Charlie sacude la cabeza y vuelve a mirar la pantalla. Debajo de «Movimientos actuales» descubre tres desembolsos a través de cheques, todos ellos a nombre de «Kelli Turnley».

—Apuesto a que es su amante —dice.

—¿Por qué? —pregunto—. ¿Porque tiene un nombre como Kelli?

—Será mejor que lo creas, Watson. Jenni, Candi, Brandi —es como un pase familiar a la mansión Playboy— muestra la «i» y tienes el paso libre.

—En primer lugar, estás equivocado. En segundo lugar, sin exagerar, es la cosa más estúpida que he oído en mi vida. Y en tercer…

—¿Cómo se llamaba la primera amante de papá? Déjame pensar… era… ¿Randi?

Con un rápido movimiento, echo el sillón hacia atrás, empujo a Charlie del brazo y me marcho de su cubículo.

—¿No quieres escuchar la historia? —grita a mis espaldas.

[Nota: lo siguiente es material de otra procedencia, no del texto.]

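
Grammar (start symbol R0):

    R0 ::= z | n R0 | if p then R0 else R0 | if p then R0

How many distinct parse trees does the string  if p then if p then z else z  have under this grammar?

Parse trees for if p then if p then z else z:
  [R0 if p then [R0 if p then [R0 z]] else [R0 z]]
  [R0 if p then [R0 if p then [R0 z] else [R0 z]]]

2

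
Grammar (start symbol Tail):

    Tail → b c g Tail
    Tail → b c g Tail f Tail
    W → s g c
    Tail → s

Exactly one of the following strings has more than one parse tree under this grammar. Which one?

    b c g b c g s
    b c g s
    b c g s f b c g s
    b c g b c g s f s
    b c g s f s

b c g b c g s f s

b c g b c g s: 1 tree
b c g s: 1 tree
b c g s f b c g s: 1 tree
b c g b c g s f s: 2 trees
b c g s f s: 1 tree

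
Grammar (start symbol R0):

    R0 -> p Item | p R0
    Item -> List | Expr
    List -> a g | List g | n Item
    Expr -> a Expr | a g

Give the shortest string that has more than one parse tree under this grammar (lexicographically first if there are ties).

length 3: p a g has 2 parse trees

Two derivations of p a g:
  R0 ⇒ p Item ⇒ p List ⇒ p a g
  R0 ⇒ p Item ⇒ p Expr ⇒ p a g

p a g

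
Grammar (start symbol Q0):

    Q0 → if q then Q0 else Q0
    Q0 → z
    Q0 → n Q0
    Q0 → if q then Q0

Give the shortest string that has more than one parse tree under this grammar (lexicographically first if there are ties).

if q then if q then z else z

length 1: no string has ≥2 trees
length 2: no string has ≥2 trees
length 3: no string has ≥2 trees
length 4: no string has ≥2 trees
length 5: no string has ≥2 trees
length 6: no string has ≥2 trees
length 7: no string has ≥2 trees
length 8: no string has ≥2 trees
length 9: if q then if q then z else z has 2 parse trees

Two derivations of if q then if q then z else z:
  Q0 ⇒ if q then Q0 else Q0 ⇒ if q then if q then Q0 else Q0 ⇒ if q then if q then z else Q0 ⇒ if q then if q then z else z
  Q0 ⇒ if q then Q0 ⇒ if q then if q then Q0 else Q0 ⇒ if q then if q then z else Q0 ⇒ if q then if q then z else z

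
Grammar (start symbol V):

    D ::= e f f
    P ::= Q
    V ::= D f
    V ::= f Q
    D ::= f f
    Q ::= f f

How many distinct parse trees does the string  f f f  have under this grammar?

Parse trees for f f f:
  [V [D f f] f]
  [V f [Q f f]]

2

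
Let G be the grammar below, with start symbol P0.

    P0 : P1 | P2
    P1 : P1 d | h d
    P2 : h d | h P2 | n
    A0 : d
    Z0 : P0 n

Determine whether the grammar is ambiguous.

Ambiguous

Witness: h d

Derivation 1: P0 ⇒ P1 ⇒ h d
Derivation 2: P0 ⇒ P2 ⇒ h d

Two distinct leftmost derivations for the same string.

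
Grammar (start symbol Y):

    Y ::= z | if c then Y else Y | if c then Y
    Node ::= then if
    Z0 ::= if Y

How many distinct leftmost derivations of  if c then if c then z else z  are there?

Parse trees for if c then if c then z else z:
  [Y if c then [Y if c then [Y z]] else [Y z]]
  [Y if c then [Y if c then [Y z] else [Y z]]]

2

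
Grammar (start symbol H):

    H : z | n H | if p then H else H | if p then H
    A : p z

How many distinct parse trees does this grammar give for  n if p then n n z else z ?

Parse trees for n if p then n n z else z:
  [H n [H if p then [H n [H n [H z]]] else [H z]]]

1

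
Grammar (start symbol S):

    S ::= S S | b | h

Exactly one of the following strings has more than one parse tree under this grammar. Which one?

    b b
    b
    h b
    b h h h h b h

b b: 1 tree
b: 1 tree
h b: 1 tree
b h h h h b h: 132 trees

b h h h h b h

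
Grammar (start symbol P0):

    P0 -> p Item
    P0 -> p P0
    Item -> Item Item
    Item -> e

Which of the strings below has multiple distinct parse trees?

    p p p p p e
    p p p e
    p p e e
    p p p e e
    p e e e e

p e e e e

p p p p p e: 1 tree
p p p e: 1 tree
p p e e: 1 tree
p p p e e: 1 tree
p e e e e: 5 trees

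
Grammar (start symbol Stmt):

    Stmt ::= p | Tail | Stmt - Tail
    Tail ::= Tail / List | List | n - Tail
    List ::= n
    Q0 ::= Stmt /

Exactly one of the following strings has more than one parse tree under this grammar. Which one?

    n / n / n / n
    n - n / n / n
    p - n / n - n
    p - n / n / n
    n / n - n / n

n / n / n / n: 1 tree
n - n / n / n: 4 trees
p - n / n - n: 1 tree
p - n / n / n: 1 tree
n / n - n / n: 1 tree

n - n / n / n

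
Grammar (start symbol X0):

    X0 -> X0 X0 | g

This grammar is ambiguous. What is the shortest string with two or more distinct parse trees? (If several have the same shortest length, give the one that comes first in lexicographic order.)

g g g

length 1: no string has ≥2 trees
length 2: no string has ≥2 trees
length 3: g g g has 2 parse trees

Two derivations of g g g:
  X0 ⇒ X0 X0 ⇒ X0 X0 X0 ⇒ g X0 X0 ⇒ g g X0 ⇒ g g g
  X0 ⇒ X0 X0 ⇒ g X0 ⇒ g X0 X0 ⇒ g g X0 ⇒ g g g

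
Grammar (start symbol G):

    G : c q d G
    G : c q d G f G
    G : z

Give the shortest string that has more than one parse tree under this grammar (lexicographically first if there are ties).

length 1: no string has ≥2 trees
length 4: no string has ≥2 trees
length 6: no string has ≥2 trees
length 7: no string has ≥2 trees
length 9: c q d c q d z f z has 2 parse trees

Two derivations of c q d c q d z f z:
  G ⇒ c q d G ⇒ c q d c q d G f G ⇒ c q d c q d z f G ⇒ c q d c q d z f z
  G ⇒ c q d G f G ⇒ c q d c q d G f G ⇒ c q d c q d z f G ⇒ c q d c q d z f z

c q d c q d z f z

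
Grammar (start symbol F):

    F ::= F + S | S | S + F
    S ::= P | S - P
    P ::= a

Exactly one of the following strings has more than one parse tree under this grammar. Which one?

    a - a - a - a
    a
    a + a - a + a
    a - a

a + a - a + a

a - a - a - a: 1 tree
a: 1 tree
a + a - a + a: 4 trees
a - a: 1 tree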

Mientras camino por el corredor me concentro en mi móvil, sigo escuchando los saludos grabados del University Club. Furioso, corto la comunicación y vuelvo a llamar. Esta vez me responde una voz auténtica.

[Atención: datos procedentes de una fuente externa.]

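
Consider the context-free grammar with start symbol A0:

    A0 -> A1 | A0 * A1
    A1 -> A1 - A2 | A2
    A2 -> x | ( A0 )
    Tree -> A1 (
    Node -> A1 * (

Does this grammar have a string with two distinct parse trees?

Only A0, A1, A2 are reachable from A0; ignoring the rest: This is a standard precedence ladder (A0 over A1 over A2), with each level left-recursive on its own operator ('*' at A0, '-' at A1). That structure is LR(1), hence unambiguous.

Unambiguous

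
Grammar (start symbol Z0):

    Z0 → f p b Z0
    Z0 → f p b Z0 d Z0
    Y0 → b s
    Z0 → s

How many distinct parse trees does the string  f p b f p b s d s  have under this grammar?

Parse trees for f p b f p b s d s:
  [Z0 f p b [Z0 f p b [Z0 s] d [Z0 s]]]
  [Z0 f p b [Z0 f p b [Z0 s]] d [Z0 s]]

2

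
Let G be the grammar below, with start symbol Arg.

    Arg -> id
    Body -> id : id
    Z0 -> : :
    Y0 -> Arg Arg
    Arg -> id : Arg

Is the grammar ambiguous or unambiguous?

Unambiguous

Only Arg is reachable from Arg; ignoring the rest: Right-recursive list with a separator: after each atom, whether the separator follows determines the rule. One parse per string.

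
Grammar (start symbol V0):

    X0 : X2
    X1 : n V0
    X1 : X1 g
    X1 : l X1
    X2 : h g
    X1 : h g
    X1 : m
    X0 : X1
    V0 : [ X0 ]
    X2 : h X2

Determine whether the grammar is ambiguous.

Ambiguous

Witness: [ h g ]

Derivation 1: V0 ⇒ [ X0 ] ⇒ [ X2 ] ⇒ [ h g ]
Derivation 2: V0 ⇒ [ X0 ] ⇒ [ X1 ] ⇒ [ h g ]

Two distinct leftmost derivations for the same string.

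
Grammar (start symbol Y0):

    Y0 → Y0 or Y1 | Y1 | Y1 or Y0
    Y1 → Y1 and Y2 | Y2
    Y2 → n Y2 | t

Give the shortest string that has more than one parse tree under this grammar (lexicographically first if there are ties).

t or t

length 1: no string has ≥2 trees
length 2: no string has ≥2 trees
length 3: t or t has 2 parse trees

Two derivations of t or t:
  Y0 ⇒ Y0 or Y1 ⇒ Y1 or Y1 ⇒ Y2 or Y1 ⇒ t or Y1 ⇒ t or Y2 ⇒ t or t
  Y0 ⇒ Y1 or Y0 ⇒ Y2 or Y0 ⇒ t or Y0 ⇒ t or Y1 ⇒ t or Y2 ⇒ t or t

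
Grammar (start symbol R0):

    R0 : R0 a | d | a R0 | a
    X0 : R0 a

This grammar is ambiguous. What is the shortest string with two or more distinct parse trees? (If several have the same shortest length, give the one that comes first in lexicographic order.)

a a

length 1: no string has ≥2 trees
length 2: a a has 2 parse trees

Two derivations of a a:
  R0 ⇒ R0 a ⇒ a a
  R0 ⇒ a R0 ⇒ a a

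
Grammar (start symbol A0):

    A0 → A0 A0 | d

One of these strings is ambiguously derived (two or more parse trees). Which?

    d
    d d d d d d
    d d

d: 1 tree
d d d d d d: 42 trees
d d: 1 tree

d d d d d d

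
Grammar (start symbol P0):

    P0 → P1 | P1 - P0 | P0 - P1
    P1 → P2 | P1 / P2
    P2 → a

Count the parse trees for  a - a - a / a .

Parse trees for a - a - a / a:
  [P0 [P1 [P2 a]] - [P0 [P1 [P2 a]] - [P0 [P1 [P1 [P2 a]] / [P2 a]]]]]
  [P0 [P1 [P2 a]] - [P0 [P0 [P1 [P2 a]]] - [P1 [P1 [P2 a]] / [P2 a]]]]
  [P0 [P0 [P1 [P2 a]] - [P0 [P1 [P2 a]]]] - [P1 [P1 [P2 a]] / [P2 a]]]
  [P0 [P0 [P0 [P1 [P2 a]]] - [P1 [P2 a]]] - [P1 [P1 [P2 a]] / [P2 a]]]

4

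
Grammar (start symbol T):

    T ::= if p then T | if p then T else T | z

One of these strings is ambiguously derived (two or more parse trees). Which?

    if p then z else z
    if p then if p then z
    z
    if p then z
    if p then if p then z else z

if p then if p then z else z

if p then z else z: 1 tree
if p then if p then z: 1 tree
z: 1 tree
if p then z: 1 tree
if p then if p then z else z: 2 trees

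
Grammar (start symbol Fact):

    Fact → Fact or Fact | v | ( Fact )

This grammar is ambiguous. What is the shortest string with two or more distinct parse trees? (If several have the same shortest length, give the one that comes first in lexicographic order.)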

—University Club, ¿en qué puedo servirle?

—Estoy tratando de localizar a Henry Lapidus, se encuentra en una reunión en una de sus salas de conferencia.

—Por favor, no cuelgue, señor y le…

—¡No pase la llamada! Necesito hablar con él ahora.

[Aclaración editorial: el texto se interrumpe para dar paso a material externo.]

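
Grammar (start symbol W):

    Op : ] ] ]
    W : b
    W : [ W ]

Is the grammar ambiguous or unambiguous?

Unambiguous

Only W is reachable from W; ignoring the rest: Each string is a nest of matched brackets around a single atom. An opening bracket forces the recursive rule; an atom forces the base rule.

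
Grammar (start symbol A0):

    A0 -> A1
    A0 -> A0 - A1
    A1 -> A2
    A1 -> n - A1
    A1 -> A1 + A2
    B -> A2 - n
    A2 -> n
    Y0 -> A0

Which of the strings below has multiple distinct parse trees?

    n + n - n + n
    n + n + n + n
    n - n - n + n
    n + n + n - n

n + n - n + n: 1 tree
n + n + n + n: 1 tree
n - n - n + n: 7 trees
n + n + n - n: 1 tree

n - n - n + n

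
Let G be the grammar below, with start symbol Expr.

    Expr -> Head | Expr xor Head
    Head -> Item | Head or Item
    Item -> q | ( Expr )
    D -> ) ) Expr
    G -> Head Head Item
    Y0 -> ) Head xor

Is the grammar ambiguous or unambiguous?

Unambiguous

(D, G, Y0 are unreachable from Expr, so their rules don't affect L(Expr).) This is a standard precedence ladder (Expr over Head over Item), with each level left-recursive on its own operator ('xor' at Expr, 'or' at Head). That structure is LR(1), hence unambiguous.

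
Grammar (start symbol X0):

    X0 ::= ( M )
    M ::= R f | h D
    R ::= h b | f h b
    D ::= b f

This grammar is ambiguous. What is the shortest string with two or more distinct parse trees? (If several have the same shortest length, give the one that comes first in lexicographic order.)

( h b f )

length 5: ( h b f ) has 2 parse trees

Two derivations of ( h b f ):
  X0 ⇒ ( M ) ⇒ ( R f ) ⇒ ( h b f )
  X0 ⇒ ( M ) ⇒ ( h D ) ⇒ ( h b f )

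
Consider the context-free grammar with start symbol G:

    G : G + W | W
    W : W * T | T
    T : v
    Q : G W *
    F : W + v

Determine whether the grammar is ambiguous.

Only G, W, T are reachable from G; ignoring the rest: The grammar is stratified — G handles '+' (left-recursive), W handles '*', T atoms. Each operator has a fixed associativity and precedence level, so every string has one parse.

Unambiguous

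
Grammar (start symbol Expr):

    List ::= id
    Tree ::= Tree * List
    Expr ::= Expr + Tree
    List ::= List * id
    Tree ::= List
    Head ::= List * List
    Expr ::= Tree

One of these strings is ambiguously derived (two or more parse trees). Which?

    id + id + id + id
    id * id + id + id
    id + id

id + id + id + id: 1 tree
id * id + id + id: 2 trees
id + id: 1 tree

id * id + id + id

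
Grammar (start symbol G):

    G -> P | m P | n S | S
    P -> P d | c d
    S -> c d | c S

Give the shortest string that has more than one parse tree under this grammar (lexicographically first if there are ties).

c d

length 2: c d has 2 parse trees

Two derivations of c d:
  G ⇒ P ⇒ c d
  G ⇒ S ⇒ c d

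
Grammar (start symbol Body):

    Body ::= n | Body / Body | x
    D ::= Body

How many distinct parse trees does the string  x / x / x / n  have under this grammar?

5

Parse trees for x / x / x / n:
  [Body [Body x] / [Body [Body x] / [Body [Body x] / [Body n]]]]
  [Body [Body x] / [Body [Body [Body x] / [Body x]] / [Body n]]]
  [Body [Body [Body x] / [Body x]] / [Body [Body x] / [Body n]]]
  [Body [Body [Body x] / [Body [Body x] / [Body x]]] / [Body n]]
  [Body [Body [Body [Body x] / [Body x]] / [Body x]] / [Body n]]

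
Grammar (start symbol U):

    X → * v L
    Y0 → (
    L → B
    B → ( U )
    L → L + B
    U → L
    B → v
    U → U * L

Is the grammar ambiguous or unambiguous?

Only U, L, B are reachable from U; ignoring the rest: This is a standard precedence ladder (U over L over B), with each level left-recursive on its own operator ('*' at U, '+' at L). That structure is LR(1), hence unambiguous.

Unambiguous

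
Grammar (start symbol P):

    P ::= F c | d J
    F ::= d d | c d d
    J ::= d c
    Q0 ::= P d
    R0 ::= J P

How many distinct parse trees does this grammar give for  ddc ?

Parse trees for ddc:
  [P [F d d] c]
  [P d [J d c]]

2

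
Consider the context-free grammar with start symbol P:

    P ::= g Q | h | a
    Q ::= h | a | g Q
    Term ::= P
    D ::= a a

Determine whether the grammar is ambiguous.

Only P, Q are reachable from P; ignoring the rest: Restricted to the reachable nonterminals, every rule has the form A → t or A → t B, and no two rules for the same A share a first terminal. The grammar encodes a DFA — one run per string.

Unambiguous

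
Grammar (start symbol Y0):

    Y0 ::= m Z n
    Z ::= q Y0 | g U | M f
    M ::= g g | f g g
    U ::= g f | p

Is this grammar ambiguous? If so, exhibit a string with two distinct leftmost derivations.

Witness: m g g f n

Derivation 1: Y0 ⇒ m Z n ⇒ m g U n ⇒ m g g f n
Derivation 2: Y0 ⇒ m Z n ⇒ m M f n ⇒ m g g f n

Two distinct leftmost derivations for the same string.

Ambiguous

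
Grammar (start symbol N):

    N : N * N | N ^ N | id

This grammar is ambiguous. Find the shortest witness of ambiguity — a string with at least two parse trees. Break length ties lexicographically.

length 1: no string has ≥2 trees
length 3: no string has ≥2 trees
length 5: id * id * id has 2 parse trees

Two derivations of id * id * id:
  N ⇒ N * N ⇒ N * N * N ⇒ id * N * N ⇒ id * id * N ⇒ id * id * id
  N ⇒ N * N ⇒ id * N ⇒ id * N * N ⇒ id * id * N ⇒ id * id * id

id * id * id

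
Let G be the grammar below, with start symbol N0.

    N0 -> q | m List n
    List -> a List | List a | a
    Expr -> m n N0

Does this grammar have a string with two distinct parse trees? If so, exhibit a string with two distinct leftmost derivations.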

—Sólo soy la telefonista, señor, lo único que puedo hacer es pasar su llamada allí.

Se oye un click y otro ruido.

—Le atiende el Centro de Conferencias del University Club. Todas nuestras telefonistas están ocupadas… por favor, no cuelgue.

Pegado al móvil apuro el paso a través del pasillo y me detengo ante una puerta metálica sin ninguna marca especial. La Jaula, como es conocida en todo el banco, es una de las pocas oficinas privadas en el piso y también sede de todo nuestro sistema de transferencias de dinero. Metálico, cheques, transferencias electrónicas… todo comienza aquí.

Naturalmente, encima del pomo hay una cerradura codificada. El código de Lapidus me franquea la entrada. El Director General entra en todas partes.

Diez pasos detrás de mí, Charlie entra en la oficina, en la que caben seis personas. La habitación rectangular está situada a lo largo de la pared del cuarto piso, pero su interior es similar al de los cubículos: luces fluorescentes, escritorios modulares, alfombra gris. La única diferencia visible son las máquinas de tamaño industrial que hay en todas las mesas. La versión de Contabilidad de Play-Doh.

—¿Por qué siempre tienes que estallar de ese modo? —pregunta Charlie cuando llega a mi lado.

—¿Podemos por favor no hablar de ello aquí?

—Sólo quiero que me digas por qué…

—¡Porque trabajo aquí! —grito, girándome—. ¡Y tú también trabajas aquí; y nuestros problemas personales deberían quedarse en casa! ¿De acuerdo? —Charlie sostiene en las manos un bolígrafo y su pequeño bloc de notas. El estudioso de la vida—. Y no empieces a apuntar esta conversación —le advierto—. No necesito todo esto en una de tus canciones.